Il Parco degli Acquedotti è una delle aree verdi più suggestive e incontaminate di Roma. Dal 1988, questo sito è stato incluso nel più vasto Parco Regionale dell’Appia Antica.
La passeggiata nel Parco è davvero unica. Questo tratto dell’Agro Romano ha la particolarità di essere attraversato dalle monumentali rovine di ben sei acquedotti antichi. Inoltre, sono presenti i resti di altri due acquedotti, uno medievale e uno rinascimentale.

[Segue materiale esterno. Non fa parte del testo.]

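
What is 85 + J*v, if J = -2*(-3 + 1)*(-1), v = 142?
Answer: -483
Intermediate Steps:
J = -4 (J = -2*(-2)*(-1) = 4*(-1) = -4)
85 + J*v = 85 - 4*142 = 85 - 568 = -483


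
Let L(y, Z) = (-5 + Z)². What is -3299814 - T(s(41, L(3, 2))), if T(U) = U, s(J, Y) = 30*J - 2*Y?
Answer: -3301026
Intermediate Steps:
s(J, Y) = -2*Y + 30*J
-3299814 - T(s(41, L(3, 2))) = -3299814 - (-2*(-5 + 2)² + 30*41) = -3299814 - (-2*(-3)² + 1230) = -3299814 - (-2*9 + 1230) = -3299814 - (-18 + 1230) = -3299814 - 1*1212 = -3299814 - 1212 = -3301026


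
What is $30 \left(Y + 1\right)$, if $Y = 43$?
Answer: $1320$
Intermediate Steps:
$30 \left(Y + 1\right) = 30 \left(43 + 1\right) = 30 \cdot 44 = 1320$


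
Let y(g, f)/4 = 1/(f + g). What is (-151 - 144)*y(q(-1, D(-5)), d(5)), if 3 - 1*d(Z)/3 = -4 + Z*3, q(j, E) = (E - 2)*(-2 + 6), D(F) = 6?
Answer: 295/2 ≈ 147.50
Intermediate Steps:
q(j, E) = -8 + 4*E (q(j, E) = (-2 + E)*4 = -8 + 4*E)
d(Z) = 21 - 9*Z (d(Z) = 9 - 3*(-4 + Z*3) = 9 - 3*(-4 + 3*Z) = 9 + (12 - 9*Z) = 21 - 9*Z)
y(g, f) = 4/(f + g)
(-151 - 144)*y(q(-1, D(-5)), d(5)) = (-151 - 144)*(4/((21 - 9*5) + (-8 + 4*6))) = -1180/((21 - 45) + (-8 + 24)) = -1180/(-24 + 16) = -1180/(-8) = -1180*(-1)/8 = -295*(-½) = 295/2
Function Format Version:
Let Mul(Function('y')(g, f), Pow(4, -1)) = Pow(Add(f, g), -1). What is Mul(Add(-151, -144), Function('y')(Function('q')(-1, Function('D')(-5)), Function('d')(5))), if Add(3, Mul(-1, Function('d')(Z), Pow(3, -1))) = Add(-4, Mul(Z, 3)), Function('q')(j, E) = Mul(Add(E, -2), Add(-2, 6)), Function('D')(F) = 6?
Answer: Rational(295, 2) ≈ 147.50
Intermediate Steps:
Function('q')(j, E) = Add(-8, Mul(4, E)) (Function('q')(j, E) = Mul(Add(-2, E), 4) = Add(-8, Mul(4, E)))
Function('d')(Z) = Add(21, Mul(-9, Z)) (Function('d')(Z) = Add(9, Mul(-3, Add(-4, Mul(Z, 3)))) = Add(9, Mul(-3, Add(-4, Mul(3, Z)))) = Add(9, Add(12, Mul(-9, Z))) = Add(21, Mul(-9, Z)))
Function('y')(g, f) = Mul(4, Pow(Add(f, g), -1))
Mul(Add(-151, -144), Function('y')(Function('q')(-1, Function('D')(-5)), Function('d')(5))) = Mul(Add(-151, -144), Mul(4, Pow(Add(Add(21, Mul(-9, 5)), Add(-8, Mul(4, 6))), -1))) = Mul(-295, Mul(4, Pow(Add(Add(21, -45), Add(-8, 24)), -1))) = Mul(-295, Mul(4, Pow(Add(-24, 16), -1))) = Mul(-295, Mul(4, Pow(-8, -1))) = Mul(-295, Mul(4, Rational(-1, 8))) = Mul(-295, Rational(-1, 2)) = Rational(295, 2)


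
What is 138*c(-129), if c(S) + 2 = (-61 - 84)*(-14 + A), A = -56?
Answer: 1400424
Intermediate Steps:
c(S) = 10148 (c(S) = -2 + (-61 - 84)*(-14 - 56) = -2 - 145*(-70) = -2 + 10150 = 10148)
138*c(-129) = 138*10148 = 1400424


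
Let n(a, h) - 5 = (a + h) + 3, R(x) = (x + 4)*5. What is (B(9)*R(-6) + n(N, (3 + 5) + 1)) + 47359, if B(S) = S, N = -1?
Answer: 47285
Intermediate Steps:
R(x) = 20 + 5*x (R(x) = (4 + x)*5 = 20 + 5*x)
n(a, h) = 8 + a + h (n(a, h) = 5 + ((a + h) + 3) = 5 + (3 + a + h) = 8 + a + h)
(B(9)*R(-6) + n(N, (3 + 5) + 1)) + 47359 = (9*(20 + 5*(-6)) + (8 - 1 + ((3 + 5) + 1))) + 47359 = (9*(20 - 30) + (8 - 1 + (8 + 1))) + 47359 = (9*(-10) + (8 - 1 + 9)) + 47359 = (-90 + 16) + 47359 = -74 + 47359 = 47285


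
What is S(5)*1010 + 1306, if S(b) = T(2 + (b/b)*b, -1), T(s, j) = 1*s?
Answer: 8376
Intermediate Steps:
T(s, j) = s
S(b) = 2 + b (S(b) = 2 + (b/b)*b = 2 + 1*b = 2 + b)
S(5)*1010 + 1306 = (2 + 5)*1010 + 1306 = 7*1010 + 1306 = 7070 + 1306 = 8376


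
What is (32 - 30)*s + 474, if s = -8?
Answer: 458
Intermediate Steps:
(32 - 30)*s + 474 = (32 - 30)*(-8) + 474 = 2*(-8) + 474 = -16 + 474 = 458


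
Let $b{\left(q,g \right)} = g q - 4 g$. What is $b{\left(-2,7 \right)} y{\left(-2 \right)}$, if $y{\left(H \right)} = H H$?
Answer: $-168$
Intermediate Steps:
$y{\left(H \right)} = H^{2}$
$b{\left(q,g \right)} = - 4 g + g q$
$b{\left(-2,7 \right)} y{\left(-2 \right)} = 7 \left(-4 - 2\right) \left(-2\right)^{2} = 7 \left(-6\right) 4 = \left(-42\right) 4 = -168$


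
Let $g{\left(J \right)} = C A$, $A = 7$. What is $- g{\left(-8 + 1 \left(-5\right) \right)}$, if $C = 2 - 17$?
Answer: $105$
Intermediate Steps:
$C = -15$
$g{\left(J \right)} = -105$ ($g{\left(J \right)} = \left(-15\right) 7 = -105$)
$- g{\left(-8 + 1 \left(-5\right) \right)} = \left(-1\right) \left(-105\right) = 105$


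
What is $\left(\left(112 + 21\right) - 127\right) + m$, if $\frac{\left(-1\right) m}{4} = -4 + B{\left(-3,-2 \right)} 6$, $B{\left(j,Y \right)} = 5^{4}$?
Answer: $-14978$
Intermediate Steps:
$B{\left(j,Y \right)} = 625$
$m = -14984$ ($m = - 4 \left(-4 + 625 \cdot 6\right) = - 4 \left(-4 + 3750\right) = \left(-4\right) 3746 = -14984$)
$\left(\left(112 + 21\right) - 127\right) + m = \left(\left(112 + 21\right) - 127\right) - 14984 = \left(133 - 127\right) - 14984 = 6 - 14984 = -14978$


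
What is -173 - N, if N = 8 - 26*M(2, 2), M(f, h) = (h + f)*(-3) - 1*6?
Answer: -649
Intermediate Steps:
M(f, h) = -6 - 3*f - 3*h (M(f, h) = (f + h)*(-3) - 6 = (-3*f - 3*h) - 6 = -6 - 3*f - 3*h)
N = 476 (N = 8 - 26*(-6 - 3*2 - 3*2) = 8 - 26*(-6 - 6 - 6) = 8 - 26*(-18) = 8 + 468 = 476)
-173 - N = -173 - 1*476 = -173 - 476 = -649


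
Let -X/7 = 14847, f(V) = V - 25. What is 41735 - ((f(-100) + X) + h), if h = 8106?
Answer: 137683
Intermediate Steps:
f(V) = -25 + V
X = -103929 (X = -7*14847 = -103929)
41735 - ((f(-100) + X) + h) = 41735 - (((-25 - 100) - 103929) + 8106) = 41735 - ((-125 - 103929) + 8106) = 41735 - (-104054 + 8106) = 41735 - 1*(-95948) = 41735 + 95948 = 137683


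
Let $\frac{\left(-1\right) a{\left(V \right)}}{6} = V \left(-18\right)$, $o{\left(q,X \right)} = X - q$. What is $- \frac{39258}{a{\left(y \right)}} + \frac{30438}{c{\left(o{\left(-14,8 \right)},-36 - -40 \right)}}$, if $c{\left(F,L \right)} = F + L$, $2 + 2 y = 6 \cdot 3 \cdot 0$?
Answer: $\frac{39889}{26} \approx 1534.2$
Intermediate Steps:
$y = -1$ ($y = -1 + \frac{6 \cdot 3 \cdot 0}{2} = -1 + \frac{18 \cdot 0}{2} = -1 + \frac{1}{2} \cdot 0 = -1 + 0 = -1$)
$a{\left(V \right)} = 108 V$ ($a{\left(V \right)} = - 6 V \left(-18\right) = - 6 \left(- 18 V\right) = 108 V$)
$- \frac{39258}{a{\left(y \right)}} + \frac{30438}{c{\left(o{\left(-14,8 \right)},-36 - -40 \right)}} = - \frac{39258}{108 \left(-1\right)} + \frac{30438}{\left(8 - -14\right) - -4} = - \frac{39258}{-108} + \frac{30438}{\left(8 + 14\right) + \left(-36 + 40\right)} = \left(-39258\right) \left(- \frac{1}{108}\right) + \frac{30438}{22 + 4} = \frac{727}{2} + \frac{30438}{26} = \frac{727}{2} + 30438 \cdot \frac{1}{26} = \frac{727}{2} + \frac{15219}{13} = \frac{39889}{26}$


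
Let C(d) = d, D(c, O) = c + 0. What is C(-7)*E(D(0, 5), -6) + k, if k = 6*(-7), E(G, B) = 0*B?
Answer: -42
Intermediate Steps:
D(c, O) = c
E(G, B) = 0
k = -42
C(-7)*E(D(0, 5), -6) + k = -7*0 - 42 = 0 - 42 = -42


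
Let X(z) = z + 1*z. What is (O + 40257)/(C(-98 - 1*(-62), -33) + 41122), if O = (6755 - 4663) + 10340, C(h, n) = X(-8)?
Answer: 1351/1054 ≈ 1.2818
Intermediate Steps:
X(z) = 2*z (X(z) = z + z = 2*z)
C(h, n) = -16 (C(h, n) = 2*(-8) = -16)
O = 12432 (O = 2092 + 10340 = 12432)
(O + 40257)/(C(-98 - 1*(-62), -33) + 41122) = (12432 + 40257)/(-16 + 41122) = 52689/41106 = 52689*(1/41106) = 1351/1054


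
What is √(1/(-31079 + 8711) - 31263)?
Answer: I*√977608517430/5592 ≈ 176.81*I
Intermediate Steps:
√(1/(-31079 + 8711) - 31263) = √(1/(-22368) - 31263) = √(-1/22368 - 31263) = √(-699290785/22368) = I*√977608517430/5592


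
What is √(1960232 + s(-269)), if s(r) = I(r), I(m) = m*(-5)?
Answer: 9*√24217 ≈ 1400.6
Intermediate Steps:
I(m) = -5*m
s(r) = -5*r
√(1960232 + s(-269)) = √(1960232 - 5*(-269)) = √(1960232 + 1345) = √1961577 = 9*√24217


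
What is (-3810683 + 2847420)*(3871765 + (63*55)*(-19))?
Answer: -3666111549590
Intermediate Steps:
(-3810683 + 2847420)*(3871765 + (63*55)*(-19)) = -963263*(3871765 + 3465*(-19)) = -963263*(3871765 - 65835) = -963263*3805930 = -3666111549590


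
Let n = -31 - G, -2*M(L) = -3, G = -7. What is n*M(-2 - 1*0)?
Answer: -36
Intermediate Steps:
M(L) = 3/2 (M(L) = -1/2*(-3) = 3/2)
n = -24 (n = -31 - 1*(-7) = -31 + 7 = -24)
n*M(-2 - 1*0) = -24*3/2 = -36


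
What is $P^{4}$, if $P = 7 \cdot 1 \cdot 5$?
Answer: $1500625$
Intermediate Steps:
$P = 35$ ($P = 7 \cdot 5 = 35$)
$P^{4} = 35^{4} = 1500625$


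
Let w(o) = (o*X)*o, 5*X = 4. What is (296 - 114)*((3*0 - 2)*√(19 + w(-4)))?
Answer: -364*√795/5 ≈ -2052.6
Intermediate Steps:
X = ⅘ (X = (⅕)*4 = ⅘ ≈ 0.80000)
w(o) = 4*o²/5 (w(o) = (o*(⅘))*o = (4*o/5)*o = 4*o²/5)
(296 - 114)*((3*0 - 2)*√(19 + w(-4))) = (296 - 114)*((3*0 - 2)*√(19 + (⅘)*(-4)²)) = 182*((0 - 2)*√(19 + (⅘)*16)) = 182*(-2*√(19 + 64/5)) = 182*(-2*√795/5) = -364*√795/5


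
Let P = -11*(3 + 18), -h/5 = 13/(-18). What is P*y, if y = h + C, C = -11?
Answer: 10241/6 ≈ 1706.8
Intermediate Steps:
h = 65/18 (h = -65/(-18) = -65*(-1)/18 = -5*(-13/18) = 65/18 ≈ 3.6111)
P = -231 (P = -11*21 = -231)
y = -133/18 (y = 65/18 - 11 = -133/18 ≈ -7.3889)
P*y = -231*(-133/18) = 10241/6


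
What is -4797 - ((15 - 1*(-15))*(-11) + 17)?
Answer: -4484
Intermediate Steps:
-4797 - ((15 - 1*(-15))*(-11) + 17) = -4797 - ((15 + 15)*(-11) + 17) = -4797 - (30*(-11) + 17) = -4797 - (-330 + 17) = -4797 - 1*(-313) = -4797 + 313 = -4484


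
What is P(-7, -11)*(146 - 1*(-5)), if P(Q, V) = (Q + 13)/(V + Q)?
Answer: -151/3 ≈ -50.333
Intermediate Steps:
P(Q, V) = (13 + Q)/(Q + V)
P(-7, -11)*(146 - 1*(-5)) = ((13 - 7)/(-7 - 11))*(146 - 1*(-5)) = (6/(-18))*(146 + 5) = -1/18*6*151 = -⅓*151 = -151/3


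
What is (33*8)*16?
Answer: 4224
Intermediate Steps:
(33*8)*16 = 264*16 = 4224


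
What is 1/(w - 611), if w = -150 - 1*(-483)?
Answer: -1/278 ≈ -0.0035971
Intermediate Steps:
w = 333 (w = -150 + 483 = 333)
1/(w - 611) = 1/(333 - 611) = 1/(-278) = -1/278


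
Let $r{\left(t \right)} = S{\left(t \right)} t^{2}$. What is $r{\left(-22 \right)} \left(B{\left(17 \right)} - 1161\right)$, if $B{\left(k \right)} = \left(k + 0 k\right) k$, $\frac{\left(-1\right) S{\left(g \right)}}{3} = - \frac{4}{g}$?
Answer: $230208$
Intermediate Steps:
$S{\left(g \right)} = \frac{12}{g}$ ($S{\left(g \right)} = - 3 \left(- \frac{4}{g}\right) = \frac{12}{g}$)
$r{\left(t \right)} = 12 t$ ($r{\left(t \right)} = \frac{12}{t} t^{2} = 12 t$)
$B{\left(k \right)} = k^{2}$ ($B{\left(k \right)} = \left(k + 0\right) k = k k = k^{2}$)
$r{\left(-22 \right)} \left(B{\left(17 \right)} - 1161\right) = 12 \left(-22\right) \left(17^{2} - 1161\right) = - 264 \left(289 - 1161\right) = \left(-264\right) \left(-872\right) = 230208$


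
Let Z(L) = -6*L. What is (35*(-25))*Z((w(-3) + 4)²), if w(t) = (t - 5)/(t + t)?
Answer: 448000/3 ≈ 1.4933e+5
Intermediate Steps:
w(t) = (-5 + t)/(2*t) (w(t) = (-5 + t)/((2*t)) = (-5 + t)*(1/(2*t)) = (-5 + t)/(2*t))
(35*(-25))*Z((w(-3) + 4)²) = (35*(-25))*(-6*((½)*(-5 - 3)/(-3) + 4)²) = -(-5250)*((½)*(-⅓)*(-8) + 4)² = -(-5250)*(4/3 + 4)² = -(-5250)*(16/3)² = -(-5250)*256/9 = -875*(-512/3) = 448000/3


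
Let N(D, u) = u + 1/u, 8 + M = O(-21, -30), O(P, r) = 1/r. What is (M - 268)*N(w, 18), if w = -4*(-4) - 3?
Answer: -538265/108 ≈ -4983.9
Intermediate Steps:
w = 13 (w = 16 - 3 = 13)
M = -241/30 (M = -8 + 1/(-30) = -8 - 1/30 = -241/30 ≈ -8.0333)
(M - 268)*N(w, 18) = (-241/30 - 268)*(18 + 1/18) = -8281*(18 + 1/18)/30 = -8281/30*325/18 = -538265/108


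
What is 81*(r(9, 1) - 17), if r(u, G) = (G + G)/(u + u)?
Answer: -1368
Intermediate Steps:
r(u, G) = G/u (r(u, G) = (2*G)/((2*u)) = (2*G)*(1/(2*u)) = G/u)
81*(r(9, 1) - 17) = 81*(1/9 - 17) = 81*(1*(⅑) - 17) = 81*(⅑ - 17) = 81*(-152/9) = -1368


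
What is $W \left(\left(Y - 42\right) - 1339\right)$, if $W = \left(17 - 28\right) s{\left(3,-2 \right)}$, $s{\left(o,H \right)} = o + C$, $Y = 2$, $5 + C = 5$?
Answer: $45507$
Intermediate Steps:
$C = 0$ ($C = -5 + 5 = 0$)
$s{\left(o,H \right)} = o$ ($s{\left(o,H \right)} = o + 0 = o$)
$W = -33$ ($W = \left(17 - 28\right) 3 = \left(-11\right) 3 = -33$)
$W \left(\left(Y - 42\right) - 1339\right) = - 33 \left(\left(2 - 42\right) - 1339\right) = - 33 \left(-40 - 1339\right) = \left(-33\right) \left(-1379\right) = 45507$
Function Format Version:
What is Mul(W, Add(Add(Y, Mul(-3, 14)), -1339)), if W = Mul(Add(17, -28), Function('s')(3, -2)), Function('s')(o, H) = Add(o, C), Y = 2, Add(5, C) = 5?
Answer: 45507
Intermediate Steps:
C = 0 (C = Add(-5, 5) = 0)
Function('s')(o, H) = o (Function('s')(o, H) = Add(o, 0) = o)
W = -33 (W = Mul(Add(17, -28), 3) = Mul(-11, 3) = -33)
Mul(W, Add(Add(Y, Mul(-3, 14)), -1339)) = Mul(-33, Add(Add(2, Mul(-3, 14)), -1339)) = Mul(-33, Add(Add(2, -42), -1339)) = Mul(-33, Add(-40, -1339)) = Mul(-33, -1379) = 45507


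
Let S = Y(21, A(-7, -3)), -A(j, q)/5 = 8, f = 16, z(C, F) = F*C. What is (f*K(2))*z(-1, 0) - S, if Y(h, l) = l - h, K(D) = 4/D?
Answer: 61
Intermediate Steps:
z(C, F) = C*F
A(j, q) = -40 (A(j, q) = -5*8 = -40)
S = -61 (S = -40 - 1*21 = -40 - 21 = -61)
(f*K(2))*z(-1, 0) - S = (16*(4/2))*(-1*0) - 1*(-61) = (16*(4*(½)))*0 + 61 = (16*2)*0 + 61 = 32*0 + 61 = 0 + 61 = 61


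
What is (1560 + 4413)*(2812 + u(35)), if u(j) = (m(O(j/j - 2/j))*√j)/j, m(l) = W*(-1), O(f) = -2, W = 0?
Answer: 16796076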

Camminando tra la rigogliosa vegetazione di questo polmone verde, potremo ammirare le imponenti arcate degli antichi acquedotti, grandi opere dell’ingegneria idraulica. Queste infrastrutture servivano a convogliare l’acqua verso la capitale. Edificate a partire dall’età repubblicana, valsero a Roma il titolo di Regina Acquarum, la regina delle acque.
Tra gli acquedotti presenti, dominano il paesaggio le altissime arcate dell’Acqua Claudia voluto dagli imperatori Caligola e Claudio tra il 38 e il 52 d.C. La struttura raggiunge i 27 metri di altezza. Nel sito sono visibili anche gli archi del rinascimentale Acquedotto Felice voluto da papa Sisto V tra il 1585 e il 1590.
Durante la visita guidata attraverseremo un tratto del basolato dell’antica Via Latina, che collegava Roma con Capua. L’ultima tappa del nostro tour ci porterà tra i resti di Villa delle Vignacce, una lussuosa dimora risalente al II sec. Questa residenza di età adrianea appartenne a un influente e facoltoso imprenditore dell’epoca, noto produttore di mattoni.